4. Show your hands whenever possible. If I hide my hands in my pockets or keep my hands off camera then this can convey someone who isn’t as trustworthy. Is this silly? Absolutely, but it is a thing. Hitting the elevator button multiple times hoping it comes faster is a thing. Singing in the car and getting caught. It’s a thing. Not showing hands is a thing. What do? Show your hands in an authentic and natural way.
5. Avoid repetitive gestures. Many people repeat the same gesture over and over with their hands and it is super distracting and awkward. Other distractions include grabbing the lectern for dear life, tapping fingers, or pen clicking. What to do? Eliminate repetitive distractive gestures that show you feel uncomfortable.
What are some gestures to consider using when we are communicating?
1. Organization Gestures. How can we come across organized? By using numbers. For example, you would say my first point and signal a one. My second point and signal a two and so forth. Numbers help keep people organized.
2. Comparison and Contrast Gestures. When you are comparing and contrasting, hand gestures can be really helpful. For example, men and women. Men on one hand men have larger muscles and women have more elastic muscles. Another example, if you compare a big opportunity with a small opportunity which is a perfect situation where gestures help drive message clarity.
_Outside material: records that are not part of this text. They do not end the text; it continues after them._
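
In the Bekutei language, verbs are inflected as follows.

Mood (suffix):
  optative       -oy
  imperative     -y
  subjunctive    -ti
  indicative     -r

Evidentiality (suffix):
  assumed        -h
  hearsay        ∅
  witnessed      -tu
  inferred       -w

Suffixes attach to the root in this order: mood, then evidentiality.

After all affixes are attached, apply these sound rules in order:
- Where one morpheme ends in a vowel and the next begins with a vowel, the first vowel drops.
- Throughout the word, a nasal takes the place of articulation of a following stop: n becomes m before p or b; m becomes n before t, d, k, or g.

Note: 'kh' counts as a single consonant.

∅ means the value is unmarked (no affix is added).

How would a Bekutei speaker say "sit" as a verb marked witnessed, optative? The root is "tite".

Attach mood optative -oy → titeoy.
Attach evidentiality witnessed -tu → titeoytu.
Apply vowel deletion: titeoytu → titoytu.
Nasal assimilation: no change.

titoytu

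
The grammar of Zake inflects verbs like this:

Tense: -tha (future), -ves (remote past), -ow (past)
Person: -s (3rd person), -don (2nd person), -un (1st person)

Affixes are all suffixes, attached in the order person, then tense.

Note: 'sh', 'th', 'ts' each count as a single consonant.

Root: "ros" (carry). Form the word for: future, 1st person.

Attach person 1st person -un → rosun.
Attach tense future -tha → rosuntha.

rosuntha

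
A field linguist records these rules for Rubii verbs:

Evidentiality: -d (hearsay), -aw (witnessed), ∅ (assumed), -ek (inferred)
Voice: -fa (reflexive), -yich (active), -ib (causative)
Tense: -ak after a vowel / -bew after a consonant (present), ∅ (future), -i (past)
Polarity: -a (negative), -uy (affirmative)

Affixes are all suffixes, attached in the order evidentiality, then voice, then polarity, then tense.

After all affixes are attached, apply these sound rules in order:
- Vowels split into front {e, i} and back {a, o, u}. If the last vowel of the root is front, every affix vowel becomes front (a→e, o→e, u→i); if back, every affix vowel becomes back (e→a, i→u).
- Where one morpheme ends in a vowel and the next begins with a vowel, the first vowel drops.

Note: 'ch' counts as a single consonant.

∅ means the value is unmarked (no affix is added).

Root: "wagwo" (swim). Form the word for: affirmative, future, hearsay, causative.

wagwodubuy

Attach evidentiality hearsay -d → wagwod.
Attach voice causative -ib → wagwodib.
Attach polarity affirmative -uy → wagwodibuy.
tense = future: zero marking, form stays wagwodibuy.
Apply vowel harmony: wagwodibuy → wagwodubuy.
Vowel deletion: no change.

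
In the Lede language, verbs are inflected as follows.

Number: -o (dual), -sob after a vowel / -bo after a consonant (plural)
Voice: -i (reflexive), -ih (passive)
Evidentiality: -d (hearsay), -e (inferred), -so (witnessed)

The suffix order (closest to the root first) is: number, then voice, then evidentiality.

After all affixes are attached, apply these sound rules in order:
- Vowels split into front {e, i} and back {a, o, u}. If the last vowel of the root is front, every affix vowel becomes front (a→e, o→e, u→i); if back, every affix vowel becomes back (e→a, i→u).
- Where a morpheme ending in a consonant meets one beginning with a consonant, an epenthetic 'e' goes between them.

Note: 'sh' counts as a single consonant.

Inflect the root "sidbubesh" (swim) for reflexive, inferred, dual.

sidbubesheie

Attach number dual -o → sidbubesho.
Attach voice reflexive -i → sidbubeshoi.
Attach evidentiality inferred -e → sidbubeshoie.
Apply vowel harmony: sidbubeshoie → sidbubesheie.
Epenthesis: no change.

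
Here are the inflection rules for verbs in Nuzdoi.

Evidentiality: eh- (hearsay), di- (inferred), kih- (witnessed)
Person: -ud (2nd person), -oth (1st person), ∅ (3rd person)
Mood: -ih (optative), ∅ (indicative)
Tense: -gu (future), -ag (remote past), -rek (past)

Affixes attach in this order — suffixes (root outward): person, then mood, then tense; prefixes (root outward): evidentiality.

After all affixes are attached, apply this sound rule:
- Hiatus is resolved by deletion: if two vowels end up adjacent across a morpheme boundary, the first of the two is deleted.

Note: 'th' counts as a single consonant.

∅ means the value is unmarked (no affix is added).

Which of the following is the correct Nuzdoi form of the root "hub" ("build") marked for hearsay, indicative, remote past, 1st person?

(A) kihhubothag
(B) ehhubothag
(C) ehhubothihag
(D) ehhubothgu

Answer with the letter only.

Attach person 1st person -oth → huboth.
mood = indicative: zero marking, form stays huboth.
Attach tense remote past -ag → hubothag.
Attach evidentiality hearsay eh- → ehhubothag.
Vowel deletion: no change.
So the correct form is ehhubothag, option (B).
(A) kihhubothag is wrong: it uses witnessed instead of hearsay for evidentiality.
(C) ehhubothihag is wrong: it uses optative instead of indicative for mood.
(D) ehhubothgu is wrong: it uses future instead of remote past for tense.

B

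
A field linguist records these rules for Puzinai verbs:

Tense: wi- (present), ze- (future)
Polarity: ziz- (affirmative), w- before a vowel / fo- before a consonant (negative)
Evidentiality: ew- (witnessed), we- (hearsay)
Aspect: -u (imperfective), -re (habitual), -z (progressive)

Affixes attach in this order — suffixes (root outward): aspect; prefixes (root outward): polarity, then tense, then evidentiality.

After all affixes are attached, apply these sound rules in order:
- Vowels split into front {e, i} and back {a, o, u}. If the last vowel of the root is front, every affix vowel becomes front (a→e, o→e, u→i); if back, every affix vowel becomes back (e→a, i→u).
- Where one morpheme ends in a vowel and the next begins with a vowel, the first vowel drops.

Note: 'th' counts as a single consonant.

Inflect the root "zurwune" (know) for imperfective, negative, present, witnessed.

Attach polarity negative fo- (before consonant 'z') → fozurwune.
Attach tense present wi- → wifozurwune.
Attach evidentiality witnessed ew- → ewwifozurwune.
Attach aspect imperfective -u → ewwifozurwuneu.
Apply vowel harmony: ewwifozurwuneu → ewwifezurwunei.
Apply vowel deletion: ewwifezurwunei → ewwifezurwuni.

ewwifezurwuni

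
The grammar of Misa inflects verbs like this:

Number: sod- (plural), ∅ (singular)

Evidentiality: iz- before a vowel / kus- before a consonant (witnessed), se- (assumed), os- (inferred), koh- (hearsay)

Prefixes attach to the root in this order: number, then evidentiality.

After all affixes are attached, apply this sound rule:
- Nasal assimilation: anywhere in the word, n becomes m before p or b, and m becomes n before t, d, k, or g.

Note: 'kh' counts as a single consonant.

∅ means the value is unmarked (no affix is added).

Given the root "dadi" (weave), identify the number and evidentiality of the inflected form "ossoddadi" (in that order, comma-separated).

Segment: os-sod-dadi.
number: sod- → plural.
evidentiality: os- → inferred.

plural, inferred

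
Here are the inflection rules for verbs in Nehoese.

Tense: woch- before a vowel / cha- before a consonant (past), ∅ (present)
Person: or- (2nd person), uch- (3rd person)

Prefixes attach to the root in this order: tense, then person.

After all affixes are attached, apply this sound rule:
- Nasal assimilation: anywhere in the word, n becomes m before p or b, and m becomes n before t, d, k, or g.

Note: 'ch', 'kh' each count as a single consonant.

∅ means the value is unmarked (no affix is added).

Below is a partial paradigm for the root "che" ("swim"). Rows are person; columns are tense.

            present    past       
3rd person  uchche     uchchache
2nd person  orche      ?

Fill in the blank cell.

orchache

Attach tense past cha- (before consonant 'ch') → chache.
Attach person 2nd person or- → orchache.
Nasal assimilation: no change.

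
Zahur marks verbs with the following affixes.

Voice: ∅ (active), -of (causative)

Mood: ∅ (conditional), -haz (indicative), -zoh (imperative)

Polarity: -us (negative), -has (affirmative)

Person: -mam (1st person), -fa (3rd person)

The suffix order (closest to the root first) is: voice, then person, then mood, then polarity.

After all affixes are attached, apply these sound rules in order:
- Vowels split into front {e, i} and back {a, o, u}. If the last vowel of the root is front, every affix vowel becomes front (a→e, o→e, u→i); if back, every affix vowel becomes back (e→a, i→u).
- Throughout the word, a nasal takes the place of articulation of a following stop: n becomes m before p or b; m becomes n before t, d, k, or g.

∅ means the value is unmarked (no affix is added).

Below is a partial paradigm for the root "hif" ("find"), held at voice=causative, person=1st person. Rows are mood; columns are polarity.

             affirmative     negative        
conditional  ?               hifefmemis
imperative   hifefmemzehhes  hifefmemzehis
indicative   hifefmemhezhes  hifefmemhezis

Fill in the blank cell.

Attach voice causative -of → hifof.
Attach person 1st person -mam → hifofmam.
mood = conditional: zero marking, form stays hifofmam.
Attach polarity affirmative -has → hifofmamhas.
Apply vowel harmony: hifofmamhas → hifefmemhes.
Nasal assimilation: no change.

hifefmemhes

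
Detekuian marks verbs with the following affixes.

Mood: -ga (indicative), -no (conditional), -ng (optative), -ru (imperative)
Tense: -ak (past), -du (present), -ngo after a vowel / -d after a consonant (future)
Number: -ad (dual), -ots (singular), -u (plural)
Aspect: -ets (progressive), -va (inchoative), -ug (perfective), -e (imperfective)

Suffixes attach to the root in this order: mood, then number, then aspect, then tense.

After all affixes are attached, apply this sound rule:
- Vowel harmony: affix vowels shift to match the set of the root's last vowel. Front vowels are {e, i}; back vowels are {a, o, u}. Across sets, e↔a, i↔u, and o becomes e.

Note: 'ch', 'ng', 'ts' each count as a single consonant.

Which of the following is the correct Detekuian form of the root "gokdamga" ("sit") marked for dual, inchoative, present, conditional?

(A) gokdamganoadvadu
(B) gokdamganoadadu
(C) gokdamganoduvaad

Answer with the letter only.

A

Attach mood conditional -no → gokdamgano.
Attach number dual -ad → gokdamganoad.
Attach aspect inchoative -va → gokdamganoadva.
Attach tense present -du → gokdamganoadvadu.
Vowel harmony: no change.
So the correct form is gokdamganoadvadu, option (A).
(C) gokdamganoduvaad is wrong: it has the affixes in the wrong order.
(B) gokdamganoadadu is wrong: it uses imperfective instead of inchoative for aspect.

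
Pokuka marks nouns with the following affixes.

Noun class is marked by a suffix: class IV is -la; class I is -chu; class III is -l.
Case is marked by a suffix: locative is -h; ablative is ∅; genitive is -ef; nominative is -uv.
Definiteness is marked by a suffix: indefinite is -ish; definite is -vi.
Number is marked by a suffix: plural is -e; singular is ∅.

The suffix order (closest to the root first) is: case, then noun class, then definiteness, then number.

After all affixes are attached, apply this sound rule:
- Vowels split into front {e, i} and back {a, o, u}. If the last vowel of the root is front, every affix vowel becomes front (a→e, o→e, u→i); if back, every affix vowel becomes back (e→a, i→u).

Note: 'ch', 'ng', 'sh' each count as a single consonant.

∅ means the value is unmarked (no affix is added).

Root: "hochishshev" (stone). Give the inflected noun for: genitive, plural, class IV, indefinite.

hochishshevefleishe

Attach case genitive -ef → hochishshevef.
Attach noun class class IV -la → hochishshevefla.
Attach definiteness indefinite -ish → hochishsheveflaish.
Attach number plural -e → hochishsheveflaishe.
Apply vowel harmony: hochishsheveflaishe → hochishshevefleishe.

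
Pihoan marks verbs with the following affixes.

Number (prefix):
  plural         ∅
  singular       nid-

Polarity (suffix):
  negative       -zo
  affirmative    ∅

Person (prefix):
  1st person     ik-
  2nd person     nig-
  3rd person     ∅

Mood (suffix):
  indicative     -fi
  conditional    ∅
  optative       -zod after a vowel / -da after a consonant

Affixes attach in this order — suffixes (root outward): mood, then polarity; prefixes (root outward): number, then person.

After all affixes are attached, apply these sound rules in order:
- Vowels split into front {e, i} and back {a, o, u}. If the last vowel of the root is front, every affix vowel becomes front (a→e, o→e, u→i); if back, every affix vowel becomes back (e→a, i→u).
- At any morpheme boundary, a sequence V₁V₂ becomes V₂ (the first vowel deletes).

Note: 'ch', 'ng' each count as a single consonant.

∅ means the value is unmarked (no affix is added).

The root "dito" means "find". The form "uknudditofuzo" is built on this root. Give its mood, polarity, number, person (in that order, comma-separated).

Segment: ik-nid-dito-fi-zo.
mood: -fi → indicative.
polarity: -zo → negative.
number: nid- → singular.
person: ik- → 1st person.

indicative, negative, singular, 1st person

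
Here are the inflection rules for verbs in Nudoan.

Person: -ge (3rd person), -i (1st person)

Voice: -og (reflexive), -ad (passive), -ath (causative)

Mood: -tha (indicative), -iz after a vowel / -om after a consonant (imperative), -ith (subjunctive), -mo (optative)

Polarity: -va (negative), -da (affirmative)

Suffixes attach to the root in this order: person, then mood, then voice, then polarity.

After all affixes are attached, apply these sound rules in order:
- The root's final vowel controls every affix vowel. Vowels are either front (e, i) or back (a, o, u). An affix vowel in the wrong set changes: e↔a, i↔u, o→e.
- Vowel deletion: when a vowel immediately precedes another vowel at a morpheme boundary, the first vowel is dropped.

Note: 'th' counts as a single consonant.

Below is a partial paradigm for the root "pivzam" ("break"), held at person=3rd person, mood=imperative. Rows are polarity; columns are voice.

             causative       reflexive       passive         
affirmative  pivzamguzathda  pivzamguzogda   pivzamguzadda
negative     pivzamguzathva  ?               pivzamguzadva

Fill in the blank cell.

pivzamguzogva

Attach person 3rd person -ge → pivzamge.
Attach mood imperative -iz (after vowel 'e') → pivzamgeiz.
Attach voice reflexive -og → pivzamgeizog.
Attach polarity negative -va → pivzamgeizogva.
Apply vowel harmony: pivzamgeizogva → pivzamgauzogva.
Apply vowel deletion: pivzamgauzogva → pivzamguzogva.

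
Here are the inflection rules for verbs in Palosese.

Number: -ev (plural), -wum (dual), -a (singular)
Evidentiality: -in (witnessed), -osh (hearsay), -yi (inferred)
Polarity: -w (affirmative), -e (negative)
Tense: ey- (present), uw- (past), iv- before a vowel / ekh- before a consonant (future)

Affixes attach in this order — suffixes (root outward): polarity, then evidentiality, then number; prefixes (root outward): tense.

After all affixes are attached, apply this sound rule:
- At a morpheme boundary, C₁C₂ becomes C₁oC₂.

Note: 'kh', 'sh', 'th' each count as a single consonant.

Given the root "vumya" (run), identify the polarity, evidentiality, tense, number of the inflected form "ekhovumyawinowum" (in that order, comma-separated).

affirmative, witnessed, future, dual

Segment: ekh-vumya-w-in-wum.
polarity: -w → affirmative.
evidentiality: -in → witnessed.
tense: iv/ekh- → future.
number: -wum → dual.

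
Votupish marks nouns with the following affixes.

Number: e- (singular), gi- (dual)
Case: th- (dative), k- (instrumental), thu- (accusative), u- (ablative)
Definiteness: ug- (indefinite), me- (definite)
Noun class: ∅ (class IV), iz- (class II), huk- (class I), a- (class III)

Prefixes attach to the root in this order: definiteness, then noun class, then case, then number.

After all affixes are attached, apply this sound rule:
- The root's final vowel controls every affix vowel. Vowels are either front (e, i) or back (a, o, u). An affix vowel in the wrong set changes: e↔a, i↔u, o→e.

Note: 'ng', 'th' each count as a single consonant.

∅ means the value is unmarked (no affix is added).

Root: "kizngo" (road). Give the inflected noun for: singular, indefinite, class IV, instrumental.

Attach definiteness indefinite ug- → ugkizngo.
noun class = class IV: zero marking, form stays ugkizngo.
Attach case instrumental k- → kugkizngo.
Attach number singular e- → ekugkizngo.
Apply vowel harmony: ekugkizngo → akugkizngo.

akugkizngo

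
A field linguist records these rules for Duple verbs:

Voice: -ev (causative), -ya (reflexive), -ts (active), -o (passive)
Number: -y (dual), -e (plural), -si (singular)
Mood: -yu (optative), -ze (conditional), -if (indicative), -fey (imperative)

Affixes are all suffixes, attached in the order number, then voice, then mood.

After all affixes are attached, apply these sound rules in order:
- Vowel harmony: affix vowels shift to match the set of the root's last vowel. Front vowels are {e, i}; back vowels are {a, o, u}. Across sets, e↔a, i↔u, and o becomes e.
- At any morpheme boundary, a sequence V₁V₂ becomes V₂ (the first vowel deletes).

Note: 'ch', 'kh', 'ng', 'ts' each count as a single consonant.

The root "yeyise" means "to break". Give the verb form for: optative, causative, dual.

Attach number dual -y → yeyisey.
Attach voice causative -ev → yeyiseyev.
Attach mood optative -yu → yeyiseyevyu.
Apply vowel harmony: yeyiseyevyu → yeyiseyevyi.
Vowel deletion: no change.

yeyiseyevyi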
This helps organize the brain.
3. Connection Gestures. One of the best ways to convey connection is to signal toward your heart or your mind. If I say "you mean the world to me" or "this is really important" and you point to your heart then the other person will understand the importance. Moreover, if you say "this is something I have thought about" and you point to your head then it helps with understanding.
4. Action Gestures. Action gestures can bring a little personality to your point. For example, if I said I was running and demonstrate the act of running. You probably would smile or even laugh if I exaggerated a little. Pick a spot in your talk where there is an action such as walking, writing, eating, etc. Using gestures to demonstrate actions helps people to fully understand.
5. Size Gestures. We all think of things in different sizes and gestures can help clarify size. For example, you might say It was roughy the size of a baseball and gesture the size of a baseball with your hands. Alternatively, it was the size of a shoe box and signal a shoe box with your hands.
Finally, how can you improve your gesturing?
First, practice in the mirror in order to find the gestures that are most natural for you. This mirror is also a great place to experiment with gestures. If you have an important meeting or critical point, don't underestimate the power of a gesture. For example, if you pause and say this is really important for our company and you point to the table. The audience will have an even deeper understanding.
Second, pick at least two to three spots in your message where you will intentionally use gestures. For example, if you were speaking with your boss you might say, "I really need a raise" while gesturing to raise the roof.
JUST KIDDING! Do not do this. You will come across like a clown.
However, coming up with a few points where you will gesture is really helpful. Be thoughtful about where to add a gesture or two so you come across more clear and impactful. At first, gestures seem unnatural and silly but with a little practice you will improve quickly. If you gesture well then you will come across more trustworthy, engaging, and easier to listen to. My challenge to you is to come up with three 'go to' gestures that you use on a regular basis that are not repetitive and are somewhat unique. Go experiment!